— Зачем? Чем этот плох?
— Видали? — моргнул Скороходов Беспятому. — Налицо необразованный человек. Темнота. А туда же… Запомни, Коля, наперстный крест православного священника всегда о восьми концах. А у тебя? Арифметику-то хоть знаешь?
— Хм… Надо же… — смутился Николай. — То-то на меня ваша вахтерша косилась… Это бутафоры наши портачат. Они…
— А ты-то откуда это так в религии насобачился? — спросил Кряквин у Скороходова.
— Должность у меня нынче такая.
— А-а… Гляди…
— Я вот на сессии горсовета последней был… — начал Беспятый.
— Он у нас депутат, слуга народный, — перебил его Кряквин. — И что?
— …и там вот чего слышал. Церквенка же у нас в Полярске имеется. Крохотная совсем. А доход собирает приличный. Около восьмидесяти тысяч рублей в год. А? Ничего, да?.. Вот я и подумал еще — у них-то, у церковников, тоже, что ли, плановое хозяйство или как?.. Ну, к примеру, я или вот вы… Придем, помолимся, а рублишки свои с собой назад унесем. Не отдадим, значит. Зажмемся. Церковь-то ведь не завод какой-нибудь… Товар не производит, как мы, на комбинате… Верно? Верно. И потребовать с меня им вроде бы никак нельзя, а? Так вот и интересно — за счет же чего у них, у церковников, такие прибыли бешеные? Аж завидки берут…

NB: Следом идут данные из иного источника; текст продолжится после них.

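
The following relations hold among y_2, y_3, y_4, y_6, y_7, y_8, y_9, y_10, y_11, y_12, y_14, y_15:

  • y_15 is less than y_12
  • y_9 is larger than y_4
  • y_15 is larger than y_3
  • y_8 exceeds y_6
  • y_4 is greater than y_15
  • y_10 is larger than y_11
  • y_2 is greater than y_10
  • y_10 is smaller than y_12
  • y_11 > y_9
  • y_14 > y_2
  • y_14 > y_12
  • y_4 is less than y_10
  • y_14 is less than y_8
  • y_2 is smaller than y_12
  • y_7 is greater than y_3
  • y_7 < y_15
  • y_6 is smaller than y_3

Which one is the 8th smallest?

Piecing the relations together gives one ordering: y_6 < y_3 < y_7 < y_15 < y_4 < y_9 < y_11 < y_10 < y_2 < y_12 < y_14 < y_8.
The 8th smallest is y_10.

y_10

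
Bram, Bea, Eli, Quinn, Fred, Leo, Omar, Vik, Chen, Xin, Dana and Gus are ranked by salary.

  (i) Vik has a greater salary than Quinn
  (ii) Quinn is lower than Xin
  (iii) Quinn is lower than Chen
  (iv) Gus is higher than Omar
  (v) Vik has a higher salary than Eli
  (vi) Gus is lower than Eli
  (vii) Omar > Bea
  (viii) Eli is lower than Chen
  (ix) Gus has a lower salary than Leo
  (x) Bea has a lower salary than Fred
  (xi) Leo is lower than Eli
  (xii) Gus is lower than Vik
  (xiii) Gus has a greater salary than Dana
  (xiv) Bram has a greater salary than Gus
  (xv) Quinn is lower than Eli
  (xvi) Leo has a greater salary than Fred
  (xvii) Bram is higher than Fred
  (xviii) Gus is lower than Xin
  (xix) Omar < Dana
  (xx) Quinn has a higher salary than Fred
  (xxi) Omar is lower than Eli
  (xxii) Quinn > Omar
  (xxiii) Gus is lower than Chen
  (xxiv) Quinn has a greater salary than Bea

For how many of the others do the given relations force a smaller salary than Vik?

Directly below Vik: Gus, Quinn, Eli.
One step further: Bea, Omar, Dana, Fred, Leo (8 so far).
Nothing else is reachable below Vik; 8 in all.

8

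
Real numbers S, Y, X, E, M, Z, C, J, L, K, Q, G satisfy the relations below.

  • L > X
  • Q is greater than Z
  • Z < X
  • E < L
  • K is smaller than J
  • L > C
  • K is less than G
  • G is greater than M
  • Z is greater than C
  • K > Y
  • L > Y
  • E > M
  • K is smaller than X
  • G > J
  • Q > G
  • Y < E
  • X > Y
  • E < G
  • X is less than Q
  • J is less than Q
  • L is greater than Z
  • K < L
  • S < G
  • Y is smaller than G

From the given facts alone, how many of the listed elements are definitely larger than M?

Directly above M: E, G.
One step further: L, Q (4 so far).
Nothing else is reachable above M; 4 in all.

4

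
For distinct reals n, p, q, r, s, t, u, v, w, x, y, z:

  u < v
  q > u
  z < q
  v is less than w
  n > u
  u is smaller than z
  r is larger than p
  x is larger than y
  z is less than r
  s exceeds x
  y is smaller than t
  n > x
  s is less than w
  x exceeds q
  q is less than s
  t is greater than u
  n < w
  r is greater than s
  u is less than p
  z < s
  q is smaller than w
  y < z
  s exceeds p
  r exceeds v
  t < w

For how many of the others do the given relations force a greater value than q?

From q the given relations immediately reach x, s, w.
From those, r, n — 5 in total.
No other element is forced above q by the given relations, so the count is 5.

5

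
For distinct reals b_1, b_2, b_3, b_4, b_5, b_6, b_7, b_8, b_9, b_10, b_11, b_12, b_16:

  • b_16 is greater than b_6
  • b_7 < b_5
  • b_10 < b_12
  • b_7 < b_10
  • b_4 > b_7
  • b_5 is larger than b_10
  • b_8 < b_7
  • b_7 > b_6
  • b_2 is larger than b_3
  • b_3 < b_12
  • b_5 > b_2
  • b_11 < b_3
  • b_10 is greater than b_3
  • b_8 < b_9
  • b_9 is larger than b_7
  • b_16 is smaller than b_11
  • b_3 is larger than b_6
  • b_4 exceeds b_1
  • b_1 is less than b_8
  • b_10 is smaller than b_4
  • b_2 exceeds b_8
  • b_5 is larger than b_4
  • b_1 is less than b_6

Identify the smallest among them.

b_1

b_6 is not least since b_1 < b_6; b_8 is not least since b_1 < b_8; b_7 is not least since b_6 < b_7; b_16 is not least since b_6 < b_16; b_11 is not least since b_16 < b_11; b_3 is not least since b_6 < b_3; b_10 is not least since b_7 < b_10; b_4 is not least since b_1 < b_4; b_12 is not least since b_10 < b_12; b_2 is not least since b_8 < b_2; b_9 is not least since b_8 < b_9; b_5 is not least since b_4 < b_5.
Only b_1 has nothing below it, so b_1 is the smallest.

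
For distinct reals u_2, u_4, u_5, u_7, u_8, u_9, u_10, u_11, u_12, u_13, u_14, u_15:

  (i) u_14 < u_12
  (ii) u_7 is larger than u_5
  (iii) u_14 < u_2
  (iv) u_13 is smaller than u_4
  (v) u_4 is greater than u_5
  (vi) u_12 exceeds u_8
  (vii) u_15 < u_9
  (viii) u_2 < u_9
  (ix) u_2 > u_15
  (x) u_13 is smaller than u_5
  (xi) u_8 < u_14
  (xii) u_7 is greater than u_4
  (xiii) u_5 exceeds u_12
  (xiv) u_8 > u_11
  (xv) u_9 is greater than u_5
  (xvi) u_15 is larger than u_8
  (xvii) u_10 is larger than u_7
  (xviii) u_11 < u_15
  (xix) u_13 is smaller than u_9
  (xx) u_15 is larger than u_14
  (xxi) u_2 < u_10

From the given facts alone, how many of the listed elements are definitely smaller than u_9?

8

The elements the relations force below u_9 are u_11, u_8, u_14, u_15, u_12, u_13, u_5, u_2 — no chain reaches any other.
That is 8.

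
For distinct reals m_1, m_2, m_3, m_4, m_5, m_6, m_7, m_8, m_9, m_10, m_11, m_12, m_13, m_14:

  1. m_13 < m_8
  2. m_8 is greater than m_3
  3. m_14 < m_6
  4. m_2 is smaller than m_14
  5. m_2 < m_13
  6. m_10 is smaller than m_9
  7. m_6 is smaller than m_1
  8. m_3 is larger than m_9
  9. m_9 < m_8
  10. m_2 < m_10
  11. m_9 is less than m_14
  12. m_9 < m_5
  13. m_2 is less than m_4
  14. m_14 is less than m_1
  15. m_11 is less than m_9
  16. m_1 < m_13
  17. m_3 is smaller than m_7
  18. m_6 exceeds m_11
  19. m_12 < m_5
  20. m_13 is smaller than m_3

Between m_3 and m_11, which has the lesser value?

m_11

m_11 < m_9 and m_9 < m_14 give m_11 < m_14.
Then m_14 < m_6 extends the chain to m_6.
Then m_6 < m_1 extends the chain to m_1.
Then m_1 < m_13 extends the chain to m_13.
Then m_13 < m_3 extends the chain to m_3.
So m_11 < m_3; m_11 is the smaller of the two.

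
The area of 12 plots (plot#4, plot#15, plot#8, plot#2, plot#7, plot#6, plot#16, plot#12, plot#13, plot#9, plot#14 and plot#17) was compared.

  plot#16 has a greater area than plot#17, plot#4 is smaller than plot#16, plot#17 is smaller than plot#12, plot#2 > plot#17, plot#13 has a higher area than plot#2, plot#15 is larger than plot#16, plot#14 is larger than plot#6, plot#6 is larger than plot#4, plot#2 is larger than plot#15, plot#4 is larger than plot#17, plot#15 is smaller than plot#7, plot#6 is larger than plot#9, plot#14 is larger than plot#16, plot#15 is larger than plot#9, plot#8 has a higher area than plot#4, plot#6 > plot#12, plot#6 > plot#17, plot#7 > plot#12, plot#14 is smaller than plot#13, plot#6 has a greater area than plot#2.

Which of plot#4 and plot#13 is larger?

plot#13

The relevant relations are plot#4 < plot#16; plot#16 < plot#15; plot#15 < plot#2; plot#2 < plot#6; plot#6 < plot#14; plot#14 < plot#13.
Together: plot#4 < plot#16 < plot#15 < plot#2 < plot#6 < plot#14 < plot#13.
So plot#4 < plot#13; plot#13 is the larger of the two.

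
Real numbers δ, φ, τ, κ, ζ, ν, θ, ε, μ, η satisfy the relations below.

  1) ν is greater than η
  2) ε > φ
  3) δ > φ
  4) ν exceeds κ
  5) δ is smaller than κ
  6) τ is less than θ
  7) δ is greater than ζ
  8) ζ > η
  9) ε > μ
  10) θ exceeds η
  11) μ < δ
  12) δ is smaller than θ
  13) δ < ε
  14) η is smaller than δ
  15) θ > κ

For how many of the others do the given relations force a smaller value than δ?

From δ the given relations immediately reach μ, η, ζ, φ.
Nothing else is reachable below δ; 4 in all.

4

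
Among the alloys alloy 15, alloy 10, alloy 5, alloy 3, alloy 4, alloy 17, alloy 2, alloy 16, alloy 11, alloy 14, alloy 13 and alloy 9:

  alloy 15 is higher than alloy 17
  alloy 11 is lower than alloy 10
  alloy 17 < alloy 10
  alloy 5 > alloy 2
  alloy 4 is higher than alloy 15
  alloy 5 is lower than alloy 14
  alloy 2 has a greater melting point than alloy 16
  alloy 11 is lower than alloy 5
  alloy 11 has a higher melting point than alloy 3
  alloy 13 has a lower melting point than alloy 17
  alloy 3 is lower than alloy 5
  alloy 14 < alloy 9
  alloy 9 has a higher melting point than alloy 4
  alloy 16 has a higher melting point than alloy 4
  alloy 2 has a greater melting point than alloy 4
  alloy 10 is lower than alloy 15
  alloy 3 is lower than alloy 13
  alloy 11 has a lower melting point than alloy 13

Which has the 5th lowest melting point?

alloy 10

Chaining the given pairs: alloy 3 < alloy 11 < alloy 13 < alloy 17 < alloy 10 < alloy 15 < alloy 4 < alloy 16 < alloy 2 < alloy 5 < alloy 14 < alloy 9.
Counting 5 from the smallest end gives alloy 10.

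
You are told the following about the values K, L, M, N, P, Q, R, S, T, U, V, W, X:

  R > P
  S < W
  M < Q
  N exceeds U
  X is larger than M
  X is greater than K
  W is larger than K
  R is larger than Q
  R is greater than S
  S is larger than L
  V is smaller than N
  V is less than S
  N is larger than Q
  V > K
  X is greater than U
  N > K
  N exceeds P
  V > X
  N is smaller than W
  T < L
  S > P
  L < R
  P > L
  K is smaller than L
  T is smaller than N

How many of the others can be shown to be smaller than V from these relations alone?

4

From V the given relations immediately reach K, X.
From those, M, U — 4 in total.
No other element is forced below V by the given relations, so the count is 4.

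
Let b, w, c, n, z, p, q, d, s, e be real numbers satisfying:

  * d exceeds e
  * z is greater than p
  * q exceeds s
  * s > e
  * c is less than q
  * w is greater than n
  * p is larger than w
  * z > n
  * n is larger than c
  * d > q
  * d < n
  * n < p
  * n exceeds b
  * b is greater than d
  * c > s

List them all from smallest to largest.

Nothing is placed below e, so it is least; from there e < s; s < c; c < q; q < d; d < b; b < n; n < w; w < p; p < z, each given directly.

e < s < c < q < d < b < n < w < p < z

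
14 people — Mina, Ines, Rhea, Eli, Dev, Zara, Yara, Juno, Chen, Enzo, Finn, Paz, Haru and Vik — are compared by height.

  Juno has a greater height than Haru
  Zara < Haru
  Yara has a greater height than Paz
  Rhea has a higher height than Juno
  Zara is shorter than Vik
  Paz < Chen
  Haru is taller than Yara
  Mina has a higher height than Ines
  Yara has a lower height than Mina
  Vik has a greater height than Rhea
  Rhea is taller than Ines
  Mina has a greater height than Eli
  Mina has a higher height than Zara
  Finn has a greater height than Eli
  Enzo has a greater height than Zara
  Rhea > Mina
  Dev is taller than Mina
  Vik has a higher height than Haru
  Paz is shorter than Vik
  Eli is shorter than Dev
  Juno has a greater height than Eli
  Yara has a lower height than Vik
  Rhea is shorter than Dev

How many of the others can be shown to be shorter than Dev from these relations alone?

The elements the relations force below Dev are Paz, Eli, Zara, Ines, Yara, Haru, Juno, Mina, Rhea — no chain reaches any other.
That is 9.

9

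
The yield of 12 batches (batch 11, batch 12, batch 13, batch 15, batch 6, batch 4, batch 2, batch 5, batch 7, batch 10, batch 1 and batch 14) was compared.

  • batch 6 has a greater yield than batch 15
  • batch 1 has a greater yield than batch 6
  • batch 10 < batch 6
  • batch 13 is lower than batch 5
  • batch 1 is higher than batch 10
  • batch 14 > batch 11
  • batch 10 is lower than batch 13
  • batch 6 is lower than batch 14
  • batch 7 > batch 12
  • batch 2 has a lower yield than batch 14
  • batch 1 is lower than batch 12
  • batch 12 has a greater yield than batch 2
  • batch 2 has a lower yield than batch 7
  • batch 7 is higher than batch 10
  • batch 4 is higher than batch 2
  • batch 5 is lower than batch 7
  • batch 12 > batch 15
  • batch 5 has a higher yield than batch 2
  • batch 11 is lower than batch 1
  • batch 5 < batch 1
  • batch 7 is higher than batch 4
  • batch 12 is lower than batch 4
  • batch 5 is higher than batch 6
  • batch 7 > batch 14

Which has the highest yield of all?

Chaining downward from batch 7: directly below it, batch 10, batch 2, batch 5, batch 12, batch 4, batch 14; then batch 15, batch 13, batch 6, batch 11, batch 1.
That covers every other element, and nothing is given above batch 7, so batch 7 is the highest yield.

batch 7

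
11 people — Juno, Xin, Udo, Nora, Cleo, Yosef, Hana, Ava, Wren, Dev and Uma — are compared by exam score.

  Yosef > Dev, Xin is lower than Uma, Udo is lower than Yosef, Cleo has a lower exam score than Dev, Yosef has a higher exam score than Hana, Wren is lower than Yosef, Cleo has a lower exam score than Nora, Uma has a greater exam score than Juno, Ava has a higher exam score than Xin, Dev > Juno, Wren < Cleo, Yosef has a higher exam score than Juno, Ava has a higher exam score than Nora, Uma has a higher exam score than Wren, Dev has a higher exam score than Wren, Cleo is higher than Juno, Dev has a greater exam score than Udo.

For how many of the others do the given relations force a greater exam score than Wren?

The elements the relations force above Wren are Cleo, Uma, Nora, Ava, Dev, Yosef — no chain reaches any other.
That is 6.

6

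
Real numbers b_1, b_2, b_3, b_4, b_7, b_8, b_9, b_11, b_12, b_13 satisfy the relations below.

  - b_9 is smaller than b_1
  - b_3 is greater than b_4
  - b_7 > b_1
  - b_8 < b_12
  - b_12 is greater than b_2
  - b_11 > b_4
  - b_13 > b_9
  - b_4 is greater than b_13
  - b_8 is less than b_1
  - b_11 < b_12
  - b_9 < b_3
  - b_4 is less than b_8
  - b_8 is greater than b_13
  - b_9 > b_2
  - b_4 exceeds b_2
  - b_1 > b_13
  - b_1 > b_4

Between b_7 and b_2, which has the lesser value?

Chaining the given relations: b_2 < b_9 < b_13 < b_4 < b_8 < b_1 < b_7.
So b_2 < b_7; b_2 is the smaller of the two.

b_2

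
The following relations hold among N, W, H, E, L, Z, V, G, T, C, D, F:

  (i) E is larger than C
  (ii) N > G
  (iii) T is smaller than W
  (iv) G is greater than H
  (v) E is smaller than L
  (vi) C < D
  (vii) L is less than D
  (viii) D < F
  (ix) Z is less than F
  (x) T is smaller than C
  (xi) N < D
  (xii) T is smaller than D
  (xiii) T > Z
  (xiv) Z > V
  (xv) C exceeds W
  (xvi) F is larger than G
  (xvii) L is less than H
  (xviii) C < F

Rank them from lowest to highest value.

The consecutive links are each given: V < Z; Z < T; T < W; W < C; C < E; E < L; L < H; H < G; G < N; N < D; D < F.

V < Z < T < W < C < E < L < H < G < N < D < F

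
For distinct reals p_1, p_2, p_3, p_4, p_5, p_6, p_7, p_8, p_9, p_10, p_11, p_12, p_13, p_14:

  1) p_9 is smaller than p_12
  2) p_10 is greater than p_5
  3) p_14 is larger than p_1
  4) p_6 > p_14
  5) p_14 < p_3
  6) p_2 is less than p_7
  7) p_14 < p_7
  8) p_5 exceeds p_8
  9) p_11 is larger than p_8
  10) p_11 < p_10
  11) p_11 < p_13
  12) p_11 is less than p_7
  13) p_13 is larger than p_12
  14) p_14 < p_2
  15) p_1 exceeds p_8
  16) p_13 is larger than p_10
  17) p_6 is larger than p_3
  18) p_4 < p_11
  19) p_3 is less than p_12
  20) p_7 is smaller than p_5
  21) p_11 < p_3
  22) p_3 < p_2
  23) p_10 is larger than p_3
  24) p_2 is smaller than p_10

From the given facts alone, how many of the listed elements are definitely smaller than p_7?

Directly below p_7: p_14, p_11, p_2.
One step further: p_8, p_1, p_4, p_3 (7 so far).
No other element is forced below p_7 by the given relations, so the count is 7.

7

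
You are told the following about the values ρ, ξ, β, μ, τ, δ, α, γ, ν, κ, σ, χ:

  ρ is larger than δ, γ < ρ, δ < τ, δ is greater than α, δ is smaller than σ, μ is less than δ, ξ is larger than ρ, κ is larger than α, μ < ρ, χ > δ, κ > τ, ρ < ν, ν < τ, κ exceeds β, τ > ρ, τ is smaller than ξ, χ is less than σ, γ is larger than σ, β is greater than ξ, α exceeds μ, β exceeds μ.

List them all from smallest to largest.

μ < α < δ < χ < σ < γ < ρ < ν < τ < ξ < β < κ

Each adjacent pair is fixed by a given relation: μ < α; α < δ; δ < χ; χ < σ; σ < γ; γ < ρ; ρ < ν; ν < τ; τ < ξ; ξ < β; β < κ. Chaining them end to end gives the full order.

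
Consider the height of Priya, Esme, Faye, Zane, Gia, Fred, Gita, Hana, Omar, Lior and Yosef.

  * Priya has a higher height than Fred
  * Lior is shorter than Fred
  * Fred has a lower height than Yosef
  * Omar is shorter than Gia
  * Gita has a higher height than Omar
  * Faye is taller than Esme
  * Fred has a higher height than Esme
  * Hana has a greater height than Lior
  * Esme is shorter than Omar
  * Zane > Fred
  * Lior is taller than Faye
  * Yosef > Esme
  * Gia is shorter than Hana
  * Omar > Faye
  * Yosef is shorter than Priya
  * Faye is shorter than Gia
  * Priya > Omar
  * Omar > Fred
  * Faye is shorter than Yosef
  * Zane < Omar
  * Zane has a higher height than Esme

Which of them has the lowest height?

Esme

Chaining upward from Esme: directly above it, Faye, Fred, Zane, Yosef, Omar; then Lior, Gia, Priya, Gita; then Hana.
That covers every other element, and nothing is given below Esme, so Esme is the lowest height.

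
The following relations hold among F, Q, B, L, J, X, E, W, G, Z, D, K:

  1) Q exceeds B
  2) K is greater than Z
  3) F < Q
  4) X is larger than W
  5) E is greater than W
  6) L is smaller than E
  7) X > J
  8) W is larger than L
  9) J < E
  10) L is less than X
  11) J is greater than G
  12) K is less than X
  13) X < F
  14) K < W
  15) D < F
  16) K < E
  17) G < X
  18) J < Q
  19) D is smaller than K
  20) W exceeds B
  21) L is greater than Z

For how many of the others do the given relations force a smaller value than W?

From W the given relations immediately reach K, B, L.
From those, D, Z — 5 in total.
Nothing else is reachable below W; 5 in all.

5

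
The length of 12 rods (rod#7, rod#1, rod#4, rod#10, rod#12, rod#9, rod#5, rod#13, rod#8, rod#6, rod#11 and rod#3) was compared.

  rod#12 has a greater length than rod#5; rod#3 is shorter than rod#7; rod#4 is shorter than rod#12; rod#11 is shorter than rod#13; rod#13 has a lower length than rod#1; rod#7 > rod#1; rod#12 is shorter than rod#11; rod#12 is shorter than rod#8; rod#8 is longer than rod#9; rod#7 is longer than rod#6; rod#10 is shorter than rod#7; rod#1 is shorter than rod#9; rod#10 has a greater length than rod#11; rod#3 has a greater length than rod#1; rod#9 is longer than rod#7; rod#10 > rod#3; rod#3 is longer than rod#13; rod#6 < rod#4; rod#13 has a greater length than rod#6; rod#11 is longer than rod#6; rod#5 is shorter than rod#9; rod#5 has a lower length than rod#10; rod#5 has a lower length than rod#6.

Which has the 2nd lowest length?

rod#6

Piecing the relations together gives one ordering: rod#5 < rod#6 < rod#4 < rod#12 < rod#11 < rod#13 < rod#1 < rod#3 < rod#10 < rod#7 < rod#9 < rod#8.
Counting 2 from the smallest end gives rod#6.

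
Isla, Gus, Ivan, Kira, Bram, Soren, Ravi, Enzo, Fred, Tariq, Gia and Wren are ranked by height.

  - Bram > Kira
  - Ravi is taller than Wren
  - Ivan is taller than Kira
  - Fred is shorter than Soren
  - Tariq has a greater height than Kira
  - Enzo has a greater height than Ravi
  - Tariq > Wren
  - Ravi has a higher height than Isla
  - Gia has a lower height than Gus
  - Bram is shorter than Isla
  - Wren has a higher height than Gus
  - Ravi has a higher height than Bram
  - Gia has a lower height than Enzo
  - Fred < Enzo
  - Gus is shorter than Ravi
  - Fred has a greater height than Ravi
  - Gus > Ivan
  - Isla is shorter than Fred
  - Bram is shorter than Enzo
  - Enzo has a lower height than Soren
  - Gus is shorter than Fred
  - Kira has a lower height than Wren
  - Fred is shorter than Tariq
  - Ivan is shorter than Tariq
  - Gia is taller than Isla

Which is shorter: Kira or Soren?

Kira

Following the relations from Kira: Kira < Bram < Isla < Gia < Gus < Wren < Ravi < Fred < Enzo < Soren.
So Kira < Soren; Kira is the shorter of the two.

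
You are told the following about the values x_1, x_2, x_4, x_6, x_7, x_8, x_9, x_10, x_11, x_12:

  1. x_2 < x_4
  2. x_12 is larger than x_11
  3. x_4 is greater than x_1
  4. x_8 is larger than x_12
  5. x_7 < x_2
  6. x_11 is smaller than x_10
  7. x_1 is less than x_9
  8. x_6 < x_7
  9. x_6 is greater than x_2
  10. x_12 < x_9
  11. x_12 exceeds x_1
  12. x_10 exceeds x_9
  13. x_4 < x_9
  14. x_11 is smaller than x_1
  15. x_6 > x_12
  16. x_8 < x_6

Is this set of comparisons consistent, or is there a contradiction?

inconsistent

We have x_2 < x_6 stated directly, yet also x_6 < x_7 < x_2 by chaining the others — so x_6 < x_2. Contradiction.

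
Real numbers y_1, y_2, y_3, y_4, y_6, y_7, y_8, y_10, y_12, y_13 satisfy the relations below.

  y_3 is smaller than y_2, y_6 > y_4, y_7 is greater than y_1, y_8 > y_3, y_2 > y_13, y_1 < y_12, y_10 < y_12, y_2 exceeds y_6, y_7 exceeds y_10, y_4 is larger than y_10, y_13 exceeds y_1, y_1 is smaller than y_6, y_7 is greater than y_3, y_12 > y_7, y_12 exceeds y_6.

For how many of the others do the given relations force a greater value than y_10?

5

The elements the relations force above y_10 are y_4, y_7, y_6, y_12, y_2 — no chain reaches any other.
That is 5.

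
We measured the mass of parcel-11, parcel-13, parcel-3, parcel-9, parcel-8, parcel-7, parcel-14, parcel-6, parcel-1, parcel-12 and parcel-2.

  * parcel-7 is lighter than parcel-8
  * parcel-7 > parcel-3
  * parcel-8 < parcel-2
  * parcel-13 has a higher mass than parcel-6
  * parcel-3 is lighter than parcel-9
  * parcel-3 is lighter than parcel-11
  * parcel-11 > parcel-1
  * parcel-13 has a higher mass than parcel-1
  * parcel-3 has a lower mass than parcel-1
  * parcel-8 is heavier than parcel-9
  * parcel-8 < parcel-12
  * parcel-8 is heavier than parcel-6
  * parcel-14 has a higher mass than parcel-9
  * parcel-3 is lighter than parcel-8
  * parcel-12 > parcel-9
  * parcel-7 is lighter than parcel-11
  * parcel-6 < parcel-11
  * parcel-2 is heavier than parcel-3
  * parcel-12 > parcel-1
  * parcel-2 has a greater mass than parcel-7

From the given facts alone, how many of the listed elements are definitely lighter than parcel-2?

The elements the relations force below parcel-2 are parcel-3, parcel-6, parcel-9, parcel-7, parcel-8 — no chain reaches any other.
That is 5.

5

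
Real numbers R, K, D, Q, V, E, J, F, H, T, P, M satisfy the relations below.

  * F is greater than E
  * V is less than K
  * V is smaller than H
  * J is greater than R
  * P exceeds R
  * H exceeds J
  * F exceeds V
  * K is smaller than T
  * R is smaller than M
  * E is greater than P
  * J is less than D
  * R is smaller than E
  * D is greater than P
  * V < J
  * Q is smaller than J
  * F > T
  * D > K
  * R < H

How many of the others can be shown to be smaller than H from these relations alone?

Directly below H: V, R, J.
One step further: Q (4 so far).
No other element is forced below H by the given relations, so the count is 4.

4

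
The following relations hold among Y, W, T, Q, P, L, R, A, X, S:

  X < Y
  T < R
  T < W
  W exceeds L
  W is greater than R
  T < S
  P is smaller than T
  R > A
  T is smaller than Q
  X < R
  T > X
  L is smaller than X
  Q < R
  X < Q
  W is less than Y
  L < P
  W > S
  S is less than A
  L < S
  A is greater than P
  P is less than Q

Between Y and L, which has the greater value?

Y

Following the relations from L: L < X < T < S < A < R < W < Y.
So L < Y; Y is the larger of the two.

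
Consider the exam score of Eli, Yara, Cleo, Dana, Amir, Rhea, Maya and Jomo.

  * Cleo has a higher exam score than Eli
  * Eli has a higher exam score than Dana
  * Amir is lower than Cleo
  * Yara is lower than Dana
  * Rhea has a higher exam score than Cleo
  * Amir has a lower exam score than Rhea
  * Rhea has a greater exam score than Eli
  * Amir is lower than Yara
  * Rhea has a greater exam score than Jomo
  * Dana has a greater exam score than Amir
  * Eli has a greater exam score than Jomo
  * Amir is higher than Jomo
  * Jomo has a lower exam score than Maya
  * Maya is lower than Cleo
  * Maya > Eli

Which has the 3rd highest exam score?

Chaining the given pairs: Jomo < Amir < Yara < Dana < Eli < Maya < Cleo < Rhea.
The 3rd largest is Maya.

Maya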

— Ты смотри… — улыбнулся Николай. — Текст-то идет почти по сценарию. Когда священник пришел на завод за шифером, там у него про это же самое почти спрашивают…
— Ну, ну… — подторопил его Скороходов. — А ты что?
Николай медленно встал… И разом переменилось выражение его лица: что-то неожиданное, фанатичное обозначилось в нем… Он поднял руку…
— Я там вот чего говорю… Не богохульствуй, начальник. То есть не придуривайся, Егор Павлович, — Николай мгновенно отключился от роли и улыбнулся. Но тут же вернул прежнее, фанатичное, выражение лицу. — Господь дал человеку душу, и человек обязан распорядиться сим даром. Обязан распорядиться вольно. И если душа его истинно с богом, то она и приведет человека к святой обязанности…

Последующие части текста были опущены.